No new flows/Data are seen on NSX Intelligence UI.

Products

VMware vDefend Firewall with Advanced Threat Prevention VMware vDefend Firewall

Issue/Introduction

You are running NSX Application Platform (NAPP), and you have NSX Intelligence enabled. You don't see new flows on Intelligence UI, only last one month Flows are available in the UI, but no new flows are being collected and processed.

Environment

NSX Application Platform (NAPP) version 4.2.x

Cause

Spark applications processing flows store data in minio which were not properly cleaned up during app restart.

The spark-app-rawflow-driver pod will keep repeatedly restarting and show below errors.

The spark-app-rawflow sparkapp will be in SUBMISSION_FAILED state.

ssh to nsx manager as root and run below command.

napp-k logs spark-app-rawflow-driver

2025-01-26T13:25:05.431628493Z stdout F 2025-01-26T13:25:05.431Z INFO stream execution thread for rawflow_processing_query [id = 1cd8222e-15bd-48f8-9a8f-6481e0bd1e32, runId = 091dda04-81d4-4f51-9201-f109fcff46e7] MicroBatchExecution - Stream started from {KafkaV2[Subscribe[raw_flow]]: {"raw_flow":{"0":783573458,"1":783887580,"2":783685939,"3":186189823,"4":186194923,"5":186192819,"6":186087705}}}
2025-01-26T13:25:05.715729562Z stdout F 2025-01-26T13:25:05.715Z WARN task-result-getter-1 TaskSetManager - Lost task 4.0 in stage 14.0 (TID 238) (192.168.35.122 executor 5): java.lang.IllegalStateException: Cannot fetch offset 186087705 (GroupId: raw_flow_group, TopicPartition: raw_flow-6).
2025-01-26T13:25:05.715752614Z stdout F Some data may have been lost because they are not available in Kafka any more; either the
2025-01-26T13:25:05.715759898Z stdout F data was aged out by Kafka or the topic may have been deleted before all the data in the
2025-01-26T13:25:05.71576254Z stdout F topic was processed.
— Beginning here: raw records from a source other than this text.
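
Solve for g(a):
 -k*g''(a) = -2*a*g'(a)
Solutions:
 g(a) = C1 + C2*erf(a*sqrt(-1/k))/sqrt(-1/k)


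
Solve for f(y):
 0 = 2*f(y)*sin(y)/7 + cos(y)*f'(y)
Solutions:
 f(y) = C1*cos(y)^(2/7)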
If you don't want your streaming query to fail on such cases, set the
2025-01-26T13:25:05.71576523Z stdout F source option "failOnDataLoss" to "false".
2025-01-26T13:25:05.715767864Z stdout F
2025-01-26T13:25:05.715770652Z stdout F at org.apache.spark.sql.kafka010.consumer.KafkaDataConsumer$.org$apache$spark$sql$kafka010$consumer$KafkaDataConsumer$$reportDataLoss0(KafkaDataConsumer.scala:724)

Resolution

ssh to nsx manager via root run below commands

- napp-k edit cm rawflow-override-properties

- change checkpoint.path property. Change it to something new like processing-checkpoints-new

- napp-k delete pod spark-app-rawflow-driver to restart app.

- If app still doesn't restart, then we can Change the driver->coreRequest by a small amount of 1m. If your initial request was 100m, increase to 1m to 101m.
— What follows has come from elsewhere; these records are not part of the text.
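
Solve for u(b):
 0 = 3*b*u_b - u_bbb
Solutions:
 u(b) = C1 + Integral(C2*airyai(3^(1/3)*b) + C3*airybi(3^(1/3)*b), b)


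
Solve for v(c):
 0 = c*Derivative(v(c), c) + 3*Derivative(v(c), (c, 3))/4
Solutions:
 v(c) = C1 + Integral(C2*airyai(-6^(2/3)*c/3) + C3*airybi(-6^(2/3)*c/3), c)


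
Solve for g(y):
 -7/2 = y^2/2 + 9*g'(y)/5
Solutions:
 g(y) = C1 - 5*y^3/54 - 35*y/18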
- napp-k edit sparkapp spark-app-rawflow. Change the driver->coreRequest by 1m

- App will get submitted again and use the new checkpoint location.
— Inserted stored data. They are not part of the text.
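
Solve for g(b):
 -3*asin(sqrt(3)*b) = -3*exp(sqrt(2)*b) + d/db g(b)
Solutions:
 g(b) = C1 - 3*b*asin(sqrt(3)*b) - sqrt(3)*sqrt(1 - 3*b^2) + 3*sqrt(2)*exp(sqrt(2)*b)/2


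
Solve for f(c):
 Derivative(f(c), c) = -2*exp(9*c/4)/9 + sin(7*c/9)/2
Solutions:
 f(c) = C1 - 8*exp(9*c/4)/81 - 9*cos(7*c/9)/14


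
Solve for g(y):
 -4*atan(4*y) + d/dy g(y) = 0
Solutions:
 g(y) = C1 + 4*y*atan(4*y) - log(16*y^2 + 1)/2


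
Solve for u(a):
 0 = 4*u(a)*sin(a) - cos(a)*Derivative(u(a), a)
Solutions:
 u(a) = C1/cos(a)^4


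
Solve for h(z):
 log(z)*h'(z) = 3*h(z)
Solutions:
 h(z) = C1*exp(3*li(z))


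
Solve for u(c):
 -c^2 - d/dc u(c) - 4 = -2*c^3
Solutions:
 u(c) = C1 + c^4/2 - c^3/3 - 4*c


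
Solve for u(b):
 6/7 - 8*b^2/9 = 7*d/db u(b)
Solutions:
 u(b) = C1 - 8*b^3/189 + 6*b/49


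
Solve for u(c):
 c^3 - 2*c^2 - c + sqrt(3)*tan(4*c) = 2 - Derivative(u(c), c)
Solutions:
 u(c) = C1 - c^4/4 + 2*c^3/3 + c^2/2 + 2*c + sqrt(3)*log(cos(4*c))/4


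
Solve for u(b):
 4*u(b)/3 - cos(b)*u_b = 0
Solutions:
 u(b) = C1*(sin(b) + 1)^(2/3)/(sin(b) - 1)^(2/3)


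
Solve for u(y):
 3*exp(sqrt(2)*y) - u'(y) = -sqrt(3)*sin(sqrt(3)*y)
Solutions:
 u(y) = C1 + 3*sqrt(2)*exp(sqrt(2)*y)/2 - cos(sqrt(3)*y)


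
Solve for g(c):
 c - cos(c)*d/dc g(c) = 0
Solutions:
 g(c) = C1 + Integral(c/cos(c), c)


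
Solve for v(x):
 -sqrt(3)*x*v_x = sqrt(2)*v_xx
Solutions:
 v(x) = C1 + C2*erf(6^(1/4)*x/2)


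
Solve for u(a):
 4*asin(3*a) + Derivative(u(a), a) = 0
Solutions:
 u(a) = C1 - 4*a*asin(3*a) - 4*sqrt(1 - 9*a^2)/3


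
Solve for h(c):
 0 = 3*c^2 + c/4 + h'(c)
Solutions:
 h(c) = C1 - c^3 - c^2/8


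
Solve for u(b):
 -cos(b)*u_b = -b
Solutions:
 u(b) = C1 + Integral(b/cos(b), b)


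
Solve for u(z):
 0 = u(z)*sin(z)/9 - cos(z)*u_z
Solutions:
 u(z) = C1/cos(z)^(1/9)


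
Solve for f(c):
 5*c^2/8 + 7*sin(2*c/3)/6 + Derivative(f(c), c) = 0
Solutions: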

-- verify the spark app spark-app-rawflow and spark-app-rawflow-driver pod is running

napp-k get sparkapp

napp-k get pods | grep spark-app-rawflow-driver

-- Verify if the new flows can be seen on the NSX Intelligence UI.

Additional Information

Note: checkpoint.path value can only contain alphanumeric characters and hyphen. Using underscore or other special characters in path will lead to crash of raw flow pod services.